Concordia is keen to show the broad scope of visual art, as well as the diversity of materials and applications. That is why, from June onwards, national video art will be on display 24/7 in the new ‘space’ EXPO5. This will take the form of a relay, with each artist choosing his or her successor. Video art is also interesting because of the experimental nature of the use of the medium of film. It has a different structure than regular film. For example, there is (often) no plot, the time span is short, and the medium with all its possibilities and limitations often serves as the subject. A simple recording of an event can take on a meaning in the presentation of video art that goes beyond its mere recording character. This layering has great appeal.
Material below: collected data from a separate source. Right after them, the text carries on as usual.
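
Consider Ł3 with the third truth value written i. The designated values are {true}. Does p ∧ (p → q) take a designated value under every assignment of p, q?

No

Countermodel: p=true, q=i gives i, which is not designated.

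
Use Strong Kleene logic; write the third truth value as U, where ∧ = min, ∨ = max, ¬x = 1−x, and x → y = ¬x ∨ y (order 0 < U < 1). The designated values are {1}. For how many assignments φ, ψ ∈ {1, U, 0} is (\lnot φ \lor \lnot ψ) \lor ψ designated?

Of the 9 assignments, 7 give a value in {1}.

7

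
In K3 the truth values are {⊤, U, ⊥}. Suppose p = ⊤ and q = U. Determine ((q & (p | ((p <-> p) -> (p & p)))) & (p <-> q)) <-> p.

p <-> p = ⊤ <-> ⊤ = ⊤
p & p = ⊤ & ⊤ = ⊤
(p <-> p) -> (p & p) = ⊤ -> ⊤ = ⊤
p | ((p <-> p) -> (p & p)) = ⊤ | ⊤ = ⊤
q & (p | ((p <-> p) -> (p & p))) = U & ⊤ = U
p <-> q = ⊤ <-> U = U
(q & (p | ((p <-> p) -> (p & p)))) & (p <-> q) = U & U = U
((q & (p | ((p <-> p) -> (p & p)))) & (p <-> q)) <-> p = U <-> ⊤ = U

U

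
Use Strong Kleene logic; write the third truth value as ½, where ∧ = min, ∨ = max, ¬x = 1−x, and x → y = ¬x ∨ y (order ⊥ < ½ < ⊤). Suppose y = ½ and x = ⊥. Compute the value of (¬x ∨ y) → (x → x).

¬x = ¬⊥ = ⊤
¬x ∨ y = ⊤ ∨ ½ = ⊤
x → x = ⊥ → ⊥ = ⊤
(¬x ∨ y) → (x → x) = ⊤ → ⊤ = ⊤

⊤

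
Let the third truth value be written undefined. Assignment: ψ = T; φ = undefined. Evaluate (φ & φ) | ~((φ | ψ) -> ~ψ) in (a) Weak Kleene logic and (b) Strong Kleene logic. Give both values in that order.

In Weak Kleene logic: φ & φ = undefined & undefined = undefined
φ | ψ = undefined | T = undefined
~ψ = ~T = F
(φ | ψ) -> ~ψ = undefined -> F = undefined  [any arg is the third value ⇒ result is the third value]
~((φ | ψ) -> ~ψ) = ~undefined = undefined
(φ & φ) | ~((φ | ψ) -> ~ψ) = undefined | undefined = undefined
In Strong Kleene logic: φ & φ = undefined & undefined = undefined
φ | ψ = undefined | T = T
~ψ = ~T = F
(φ | ψ) -> ~ψ = T -> F = F
~((φ | ψ) -> ~ψ) = ~F = T
(φ & φ) | ~((φ | ψ) -> ~ψ) = undefined | T = T
They differ because Weak Kleene logic and Strong Kleene logic treat undefined differently under the binary connectives.

undefined; T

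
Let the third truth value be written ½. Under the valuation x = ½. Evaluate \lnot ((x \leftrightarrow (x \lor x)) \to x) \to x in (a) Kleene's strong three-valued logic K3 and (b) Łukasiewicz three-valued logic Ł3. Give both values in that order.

In Kleene's strong three-valued logic K3: x \lor x = ½ \lor ½ = ½
x \leftrightarrow (x \lor x) = ½ \leftrightarrow ½ = ½
(x \leftrightarrow (x \lor x)) \to x = ½ \to ½ = ½  [\lnot ½ \lor ½]
\lnot ((x \leftrightarrow (x \lor x)) \to x) = \lnot ½ = ½
\lnot ((x \leftrightarrow (x \lor x)) \to x) \to x = ½ \to ½ = ½
In Łukasiewicz three-valued logic Ł3: x \lor x = ½ \lor ½ = ½
x \leftrightarrow (x \lor x) = ½ \leftrightarrow ½ = True  [1 − |½−½|]
(x \leftrightarrow (x \lor x)) \to x = True \to ½ = ½
\lnot ((x \leftrightarrow (x \lor x)) \to x) = \lnot ½ = ½
\lnot ((x \leftrightarrow (x \lor x)) \to x) \to x = ½ \to ½ = True
They differ because Kleene's strong three-valued logic K3 and Łukasiewicz three-valued logic Ł3 treat ½ differently under implication.

½; True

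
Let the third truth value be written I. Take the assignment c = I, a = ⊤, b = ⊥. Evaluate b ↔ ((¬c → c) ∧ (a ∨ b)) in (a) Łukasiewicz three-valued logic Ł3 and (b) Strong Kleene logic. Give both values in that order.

In Łukasiewicz three-valued logic Ł3: ¬c = ¬I = I
¬c → c = I → I = ⊤
a ∨ b = ⊤ ∨ ⊥ = ⊤
(¬c → c) ∧ (a ∨ b) = ⊤ ∧ ⊤ = ⊤
b ↔ ((¬c → c) ∧ (a ∨ b)) = ⊥ ↔ ⊤ = ⊥
In Strong Kleene logic: ¬c = ¬I = I
¬c → c = I → I = I  [¬I ∨ I]
a ∨ b = ⊤ ∨ ⊥ = ⊤
(¬c → c) ∧ (a ∨ b) = I ∧ ⊤ = I
b ↔ ((¬c → c) ∧ (a ∨ b)) = ⊥ ↔ I = I
They differ because Łukasiewicz three-valued logic Ł3 and Strong Kleene logic treat I differently under implication.

⊥; I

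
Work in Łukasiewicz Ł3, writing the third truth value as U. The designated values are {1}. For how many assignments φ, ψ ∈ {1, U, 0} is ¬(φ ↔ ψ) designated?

Designated under: (φ=1, ψ=0); (φ=0, ψ=1).

2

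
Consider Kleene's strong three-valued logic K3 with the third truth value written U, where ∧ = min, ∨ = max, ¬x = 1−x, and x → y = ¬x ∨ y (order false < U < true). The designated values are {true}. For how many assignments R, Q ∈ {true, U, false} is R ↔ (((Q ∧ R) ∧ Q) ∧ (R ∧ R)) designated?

4

Designated under: (R=true, Q=true); (R=false, Q=true); (R=false, Q=U); (R=false, Q=false).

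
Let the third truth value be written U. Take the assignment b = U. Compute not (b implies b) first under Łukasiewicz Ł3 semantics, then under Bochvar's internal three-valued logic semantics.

false; U

In Łukasiewicz Ł3: b implies b = U implies U = true  [min(1, 1−½+½)]
not (b implies b) = not true = false
In Bochvar's internal three-valued logic: b implies b = U implies U = U  [any arg is the third value ⇒ result is the third value]
not (b implies b) = not U = U
They differ because Łukasiewicz Ł3 and Bochvar's internal three-valued logic treat U differently under the binary connectives.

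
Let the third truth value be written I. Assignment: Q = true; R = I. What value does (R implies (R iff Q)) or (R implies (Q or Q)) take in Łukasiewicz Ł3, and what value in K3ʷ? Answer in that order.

true; I

In Łukasiewicz Ł3: R iff Q = I iff true = I
R implies (R iff Q) = I implies I = true
Q or Q = true or true = true
R implies (Q or Q) = I implies true = true
(R implies (R iff Q)) or (R implies (Q or Q)) = true or true = true
In K3ʷ: R iff Q = I iff true = I
R implies (R iff Q) = I implies I = I  [any arg is the third value ⇒ result is the third value]
Q or Q = true or true = true
R implies (Q or Q) = I implies true = I
(R implies (R iff Q)) or (R implies (Q or Q)) = I or I = I
They differ because Łukasiewicz Ł3 and K3ʷ treat I differently under the binary connectives.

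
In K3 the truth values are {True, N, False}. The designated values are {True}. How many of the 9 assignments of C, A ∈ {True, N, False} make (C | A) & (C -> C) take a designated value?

4

Designated under: (C=True, A=True); (C=True, A=N); (C=True, A=False); (C=False, A=True).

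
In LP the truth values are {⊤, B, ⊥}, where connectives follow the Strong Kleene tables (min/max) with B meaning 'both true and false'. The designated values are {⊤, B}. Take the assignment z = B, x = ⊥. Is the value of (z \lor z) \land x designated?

No

z \lor z = B \lor B = B
(z \lor z) \land x = B \land ⊥ = ⊥
⊥ ∉ {⊤, B}.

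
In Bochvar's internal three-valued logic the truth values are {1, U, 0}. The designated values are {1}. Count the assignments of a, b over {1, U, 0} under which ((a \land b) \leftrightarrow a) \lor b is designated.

3

Designated under: (a=1, b=1); (a=0, b=1); (a=0, b=0).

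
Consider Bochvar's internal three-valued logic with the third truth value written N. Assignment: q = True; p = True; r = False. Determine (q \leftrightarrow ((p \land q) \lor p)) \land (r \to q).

p \land q = True \land True = True
(p \land q) \lor p = True \lor True = True
q \leftrightarrow ((p \land q) \lor p) = True \leftrightarrow True = True
r \to q = False \to True = True
(q \leftrightarrow ((p \land q) \lor p)) \land (r \to q) = True \land True = True

True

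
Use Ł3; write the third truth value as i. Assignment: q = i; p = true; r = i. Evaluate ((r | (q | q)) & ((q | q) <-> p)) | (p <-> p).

q | q = i | i = i
r | (q | q) = i | i = i
q | q = i | i = i
(q | q) <-> p = i <-> true = i  [1 − |½−1|]
(r | (q | q)) & ((q | q) <-> p) = i & i = i
p <-> p = true <-> true = true
((r | (q | q)) & ((q | q) <-> p)) | (p <-> p) = i | true = true

true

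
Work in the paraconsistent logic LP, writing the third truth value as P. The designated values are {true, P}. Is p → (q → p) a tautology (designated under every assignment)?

Every assignment of p, q over {true, P, false} gives a value in {true, P}.
In particular, with p=P, q=P: p → (q → p) = P.

Yes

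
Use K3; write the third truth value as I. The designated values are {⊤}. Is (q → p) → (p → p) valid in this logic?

Countermodel: q=⊤, p=I gives I, which is not designated.

No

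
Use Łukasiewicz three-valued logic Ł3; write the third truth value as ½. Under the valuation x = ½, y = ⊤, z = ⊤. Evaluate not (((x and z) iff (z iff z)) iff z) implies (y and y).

x and z = ½ and ⊤ = ½
z iff z = ⊤ iff ⊤ = ⊤
(x and z) iff (z iff z) = ½ iff ⊤ = ½  [1 − |½−1|]
((x and z) iff (z iff z)) iff z = ½ iff ⊤ = ½
not (((x and z) iff (z iff z)) iff z) = not ½ = ½
y and y = ⊤ and ⊤ = ⊤
not (((x and z) iff (z iff z)) iff z) implies (y and y) = ½ implies ⊤ = ⊤

⊤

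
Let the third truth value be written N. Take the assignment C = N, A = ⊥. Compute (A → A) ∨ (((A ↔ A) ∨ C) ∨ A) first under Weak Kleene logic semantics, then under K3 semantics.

N; ⊤

In Weak Kleene logic: A → A = ⊥ → ⊥ = ⊤
A ↔ A = ⊥ ↔ ⊥ = ⊤
(A ↔ A) ∨ C = ⊤ ∨ N = N
((A ↔ A) ∨ C) ∨ A = N ∨ ⊥ = N
(A → A) ∨ (((A ↔ A) ∨ C) ∨ A) = ⊤ ∨ N = N
In K3: A → A = ⊥ → ⊥ = ⊤
A ↔ A = ⊥ ↔ ⊥ = ⊤
(A ↔ A) ∨ C = ⊤ ∨ N = ⊤
((A ↔ A) ∨ C) ∨ A = ⊤ ∨ ⊥ = ⊤
(A → A) ∨ (((A ↔ A) ∨ C) ∨ A) = ⊤ ∨ ⊤ = ⊤
They differ because Weak Kleene logic and K3 treat N differently under the binary connectives.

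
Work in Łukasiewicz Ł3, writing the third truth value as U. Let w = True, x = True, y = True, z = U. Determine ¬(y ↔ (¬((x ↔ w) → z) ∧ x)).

U

x ↔ w = True ↔ True = True
(x ↔ w) → z = True → U = U  [min(1, 1−1+½)]
¬((x ↔ w) → z) = ¬U = U
¬((x ↔ w) → z) ∧ x = U ∧ True = U
y ↔ (¬((x ↔ w) → z) ∧ x) = True ↔ U = U
¬(y ↔ (¬((x ↔ w) → z) ∧ x)) = ¬U = U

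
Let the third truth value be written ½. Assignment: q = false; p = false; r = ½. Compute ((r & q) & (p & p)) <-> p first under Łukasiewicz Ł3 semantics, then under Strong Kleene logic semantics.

true; true

In Łukasiewicz Ł3: r & q = ½ & false = false
p & p = false & false = false
(r & q) & (p & p) = false & false = false
((r & q) & (p & p)) <-> p = false <-> false = true
In Strong Kleene logic: r & q = ½ & false = false
p & p = false & false = false
(r & q) & (p & p) = false & false = false
((r & q) & (p & p)) <-> p = false <-> false = true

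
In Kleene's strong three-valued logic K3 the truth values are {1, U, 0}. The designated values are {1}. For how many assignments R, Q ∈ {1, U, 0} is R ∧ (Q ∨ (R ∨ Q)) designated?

3

Designated under: (R=1, Q=1); (R=1, Q=U); (R=1, Q=0).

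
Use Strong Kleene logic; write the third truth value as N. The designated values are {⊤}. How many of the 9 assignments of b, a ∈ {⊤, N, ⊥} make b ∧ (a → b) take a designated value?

3

Designated under: (b=⊤, a=⊤); (b=⊤, a=N); (b=⊤, a=⊥).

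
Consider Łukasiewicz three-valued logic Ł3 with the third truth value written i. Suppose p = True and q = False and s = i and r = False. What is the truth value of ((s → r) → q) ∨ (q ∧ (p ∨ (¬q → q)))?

i

s → r = i → False = i  [min(1, 1−½+0)]
(s → r) → q = i → False = i
¬q = ¬False = True
¬q → q = True → False = False
p ∨ (¬q → q) = True ∨ False = True
q ∧ (p ∨ (¬q → q)) = False ∧ True = False
((s → r) → q) ∨ (q ∧ (p ∨ (¬q → q))) = i ∨ False = i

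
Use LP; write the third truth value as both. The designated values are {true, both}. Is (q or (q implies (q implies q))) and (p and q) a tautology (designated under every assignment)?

No

Countermodel: q=true, p=false gives false, which is not designated.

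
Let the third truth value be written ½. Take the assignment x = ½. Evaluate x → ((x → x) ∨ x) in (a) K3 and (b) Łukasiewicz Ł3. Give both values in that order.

In K3: x → x = ½ → ½ = ½
(x → x) ∨ x = ½ ∨ ½ = ½
x → ((x → x) ∨ x) = ½ → ½ = ½
In Łukasiewicz Ł3: x → x = ½ → ½ = True
(x → x) ∨ x = True ∨ ½ = True
x → ((x → x) ∨ x) = ½ → True = True
They differ because K3 and Łukasiewicz Ł3 treat ½ differently under implication.

½; True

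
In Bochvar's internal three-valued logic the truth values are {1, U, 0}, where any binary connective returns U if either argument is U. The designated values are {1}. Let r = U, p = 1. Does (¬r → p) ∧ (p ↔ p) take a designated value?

No

¬r = ¬U = U
¬r → p = U → 1 = U  [any arg is the third value ⇒ result is the third value]
p ↔ p = 1 ↔ 1 = 1
(¬r → p) ∧ (p ↔ p) = U ∧ 1 = U
U ∉ {1}.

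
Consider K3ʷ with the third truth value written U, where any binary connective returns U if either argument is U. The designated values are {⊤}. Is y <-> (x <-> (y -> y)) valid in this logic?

Countermodel: y=⊤, x=U gives U, which is not designated.

No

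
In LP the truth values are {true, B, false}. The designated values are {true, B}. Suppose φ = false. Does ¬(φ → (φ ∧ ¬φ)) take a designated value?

No

¬φ = ¬false = true
φ ∧ ¬φ = false ∧ true = false
φ → (φ ∧ ¬φ) = false → false = true
¬(φ → (φ ∧ ¬φ)) = ¬true = false
false ∉ {true, B}.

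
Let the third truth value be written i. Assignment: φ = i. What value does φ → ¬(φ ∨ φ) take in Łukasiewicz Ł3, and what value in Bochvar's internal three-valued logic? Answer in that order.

⊤; i

In Łukasiewicz Ł3: φ ∨ φ = i ∨ i = i
¬(φ ∨ φ) = ¬i = i
φ → ¬(φ ∨ φ) = i → i = ⊤
In Bochvar's internal three-valued logic: φ ∨ φ = i ∨ i = i
¬(φ ∨ φ) = ¬i = i
φ → ¬(φ ∨ φ) = i → i = i  [any arg is the third value ⇒ result is the third value]
They differ because Łukasiewicz Ł3 and Bochvar's internal three-valued logic treat i differently under the binary connectives.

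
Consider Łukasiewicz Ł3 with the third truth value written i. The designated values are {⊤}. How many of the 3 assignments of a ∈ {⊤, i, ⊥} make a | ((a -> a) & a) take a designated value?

1

a=⊤: ⊤ ✓
a=i: i ·
a=⊥: ⊥ ·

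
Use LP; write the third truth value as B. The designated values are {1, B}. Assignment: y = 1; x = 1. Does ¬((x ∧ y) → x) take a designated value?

No

x ∧ y = 1 ∧ 1 = 1
(x ∧ y) → x = 1 → 1 = 1
¬((x ∧ y) → x) = ¬1 = 0
0 ∉ {1, B}.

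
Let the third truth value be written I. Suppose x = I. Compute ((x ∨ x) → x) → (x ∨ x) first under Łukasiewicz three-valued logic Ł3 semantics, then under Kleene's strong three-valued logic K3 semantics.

I; I

In Łukasiewicz three-valued logic Ł3: x ∨ x = I ∨ I = I
(x ∨ x) → x = I → I = ⊤  [min(1, 1−½+½)]
x ∨ x = I ∨ I = I
((x ∨ x) → x) → (x ∨ x) = ⊤ → I = I
In Kleene's strong three-valued logic K3: x ∨ x = I ∨ I = I
(x ∨ x) → x = I → I = I
x ∨ x = I ∨ I = I
((x ∨ x) → x) → (x ∨ x) = I → I = I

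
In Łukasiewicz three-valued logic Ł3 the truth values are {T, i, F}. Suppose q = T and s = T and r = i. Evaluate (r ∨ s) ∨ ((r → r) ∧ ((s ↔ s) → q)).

r ∨ s = i ∨ T = T
r → r = i → i = T  [min(1, 1−½+½)]
s ↔ s = T ↔ T = T
(s ↔ s) → q = T → T = T
(r → r) ∧ ((s ↔ s) → q) = T ∧ T = T
(r ∨ s) ∨ ((r → r) ∧ ((s ↔ s) → q)) = T ∨ T = T

T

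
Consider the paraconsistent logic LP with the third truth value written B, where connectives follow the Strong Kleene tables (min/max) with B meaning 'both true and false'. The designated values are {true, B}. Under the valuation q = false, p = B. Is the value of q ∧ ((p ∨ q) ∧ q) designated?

p ∨ q = B ∨ false = B
(p ∨ q) ∧ q = B ∧ false = false
q ∧ ((p ∨ q) ∧ q) = false ∧ false = false
false ∉ {true, B}.

No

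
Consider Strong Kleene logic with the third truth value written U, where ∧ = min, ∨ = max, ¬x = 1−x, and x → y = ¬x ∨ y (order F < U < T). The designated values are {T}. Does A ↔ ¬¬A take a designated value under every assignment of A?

No

Countermodel: A=U gives U, which is not designated.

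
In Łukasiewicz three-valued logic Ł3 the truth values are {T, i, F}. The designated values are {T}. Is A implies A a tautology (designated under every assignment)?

Every assignment of A over {T, i, F} gives a value in {T}.
In particular, with A=i: A implies A = T.

Yes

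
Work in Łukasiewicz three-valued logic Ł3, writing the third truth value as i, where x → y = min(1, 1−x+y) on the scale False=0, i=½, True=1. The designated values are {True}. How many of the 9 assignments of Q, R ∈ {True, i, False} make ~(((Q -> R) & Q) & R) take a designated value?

Of the 9 assignments, 5 give a value in {True}.

5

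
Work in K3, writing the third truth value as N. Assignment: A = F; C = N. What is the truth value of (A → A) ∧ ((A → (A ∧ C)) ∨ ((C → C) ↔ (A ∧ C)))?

A → A = F → F = T
A ∧ C = F ∧ N = F
A → (A ∧ C) = F → F = T
C → C = N → N = N  [¬N ∨ N]
A ∧ C = F ∧ N = F
(C → C) ↔ (A ∧ C) = N ↔ F = N
(A → (A ∧ C)) ∨ ((C → C) ↔ (A ∧ C)) = T ∨ N = T
(A → A) ∧ ((A → (A ∧ C)) ∨ ((C → C) ↔ (A ∧ C))) = T ∧ T = T

T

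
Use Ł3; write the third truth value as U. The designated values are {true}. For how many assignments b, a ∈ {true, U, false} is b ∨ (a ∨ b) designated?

Of the 9 assignments, 5 give a value in {true}.

5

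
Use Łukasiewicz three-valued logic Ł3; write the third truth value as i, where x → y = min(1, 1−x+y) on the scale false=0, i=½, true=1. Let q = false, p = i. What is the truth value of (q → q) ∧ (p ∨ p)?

i

q → q = false → false = true
p ∨ p = i ∨ i = i
(q → q) ∧ (p ∨ p) = true ∧ i = i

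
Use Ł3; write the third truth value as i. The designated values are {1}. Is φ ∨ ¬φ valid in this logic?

No

Countermodel: φ=i gives i, which is not designated.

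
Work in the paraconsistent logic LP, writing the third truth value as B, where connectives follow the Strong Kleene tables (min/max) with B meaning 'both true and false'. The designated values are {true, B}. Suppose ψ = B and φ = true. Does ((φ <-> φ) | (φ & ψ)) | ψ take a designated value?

φ <-> φ = true <-> true = true
φ & ψ = true & B = B
(φ <-> φ) | (φ & ψ) = true | B = true
((φ <-> φ) | (φ & ψ)) | ψ = true | B = true
true ∈ {true, B}.

Yes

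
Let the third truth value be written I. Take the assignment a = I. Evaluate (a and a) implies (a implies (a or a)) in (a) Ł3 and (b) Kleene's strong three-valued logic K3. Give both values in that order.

T; I

In Ł3: a and a = I and I = I
a or a = I or I = I
a implies (a or a) = I implies I = T  [min(1, 1−½+½)]
(a and a) implies (a implies (a or a)) = I implies T = T
In Kleene's strong three-valued logic K3: a and a = I and I = I
a or a = I or I = I
a implies (a or a) = I implies I = I  [not I or I]
(a and a) implies (a implies (a or a)) = I implies I = I
They differ because Ł3 and Kleene's strong three-valued logic K3 treat I differently under implication.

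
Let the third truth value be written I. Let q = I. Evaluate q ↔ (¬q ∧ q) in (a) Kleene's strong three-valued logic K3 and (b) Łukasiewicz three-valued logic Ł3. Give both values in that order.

I; ⊤

In Kleene's strong three-valued logic K3: ¬q = ¬I = I
¬q ∧ q = I ∧ I = I
q ↔ (¬q ∧ q) = I ↔ I = I
In Łukasiewicz three-valued logic Ł3: ¬q = ¬I = I
¬q ∧ q = I ∧ I = I
q ↔ (¬q ∧ q) = I ↔ I = ⊤
They differ because Kleene's strong three-valued logic K3 and Łukasiewicz three-valued logic Ł3 treat I differently under implication.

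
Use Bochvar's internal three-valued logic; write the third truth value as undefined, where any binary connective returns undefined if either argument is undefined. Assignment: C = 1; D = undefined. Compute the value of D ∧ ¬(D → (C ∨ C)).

C ∨ C = 1 ∨ 1 = 1
D → (C ∨ C) = undefined → 1 = undefined
¬(D → (C ∨ C)) = ¬undefined = undefined
D ∧ ¬(D → (C ∨ C)) = undefined ∧ undefined = undefined

undefined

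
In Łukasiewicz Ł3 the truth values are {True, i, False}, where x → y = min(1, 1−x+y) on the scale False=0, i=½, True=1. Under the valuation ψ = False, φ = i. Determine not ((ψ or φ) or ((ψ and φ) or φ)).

i

ψ or φ = False or i = i
ψ and φ = False and i = False
(ψ and φ) or φ = False or i = i
(ψ or φ) or ((ψ and φ) or φ) = i or i = i
not ((ψ or φ) or ((ψ and φ) or φ)) = not i = i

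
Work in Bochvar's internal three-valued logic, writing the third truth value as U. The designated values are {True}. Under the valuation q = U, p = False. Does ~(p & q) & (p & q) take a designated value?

No

p & q = False & U = U
~(p & q) = ~U = U
p & q = False & U = U
~(p & q) & (p & q) = U & U = U
U ∉ {True}.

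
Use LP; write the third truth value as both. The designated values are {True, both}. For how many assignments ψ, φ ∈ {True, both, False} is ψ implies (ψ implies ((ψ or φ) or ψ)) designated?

9

Of the 9 assignments, 9 give a value in {True, both}.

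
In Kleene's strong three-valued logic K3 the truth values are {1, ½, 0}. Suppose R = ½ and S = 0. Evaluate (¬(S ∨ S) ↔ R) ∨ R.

S ∨ S = 0 ∨ 0 = 0
¬(S ∨ S) = ¬0 = 1
¬(S ∨ S) ↔ R = 1 ↔ ½ = ½
(¬(S ∨ S) ↔ R) ∨ R = ½ ∨ ½ = ½

½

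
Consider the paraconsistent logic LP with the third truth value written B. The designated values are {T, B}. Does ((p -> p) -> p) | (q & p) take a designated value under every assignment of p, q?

Countermodel: p=F, q=T gives F, which is not designated.

No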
Anyone with a smartphone can make a video. But video artists can still show us the beauty of this phenomenon in a world full of moving images and media violence. Video artists use a medium that is very close to us. Think, for example, of the use of film in Instagram stories and TikTok. Through this now everyday medium, these artists link fantasy to the visible and tangible world.
Now in EXPO5: work by Arletta Elst-Wawrzyniak
Arletta Elst-Wawrzyniak, born in Kraków, Poland (1980), has been living and working in the Netherlands since 2004. In 2009, Arletta graduated from the Academy of Fine Arts and Design in Enschede, specializing in media art.
Arletta on her work at Concordia: "The video art is inspired by the events during the lockdown. Nature reclaimed its space. In Lithuania, a moose walked between apartment buildings. In Asturias, Spain, a bear roamed the streets. In San Francisco, a coyote took a look at the Golden Gate Bridge. The water in Venice became crystal clear again. Thousands of dune plants are now sprouting on the beaches. In short, the virus contributed to the return of many animals and plants and the recovery of urban ecosystems. During this crisis, I often hear that nature is fighting back. Revenge is taking its toll on us. We are at war with an invisible enemy, many presidents have said. We think more in terms of war than symbiosis. That is funny and unfortunate because we are part of nature. Just as this virus is part of our complex system. This virus is nature's well-known mechanism. It is nothing new, only its spread is overwhelming. Here (in my work), I approach the body as a time-bound form. It decays. It dissolves back into nature. We are essentially part of nature. We try to rule over nature with a harsh, despotic hand. Yet we never gain control over it, just as we never gain control over time and death. The coronavirus outbreak touches on this primal fear: decay."
Images are illusions, just as a reflection is never a true image of reality.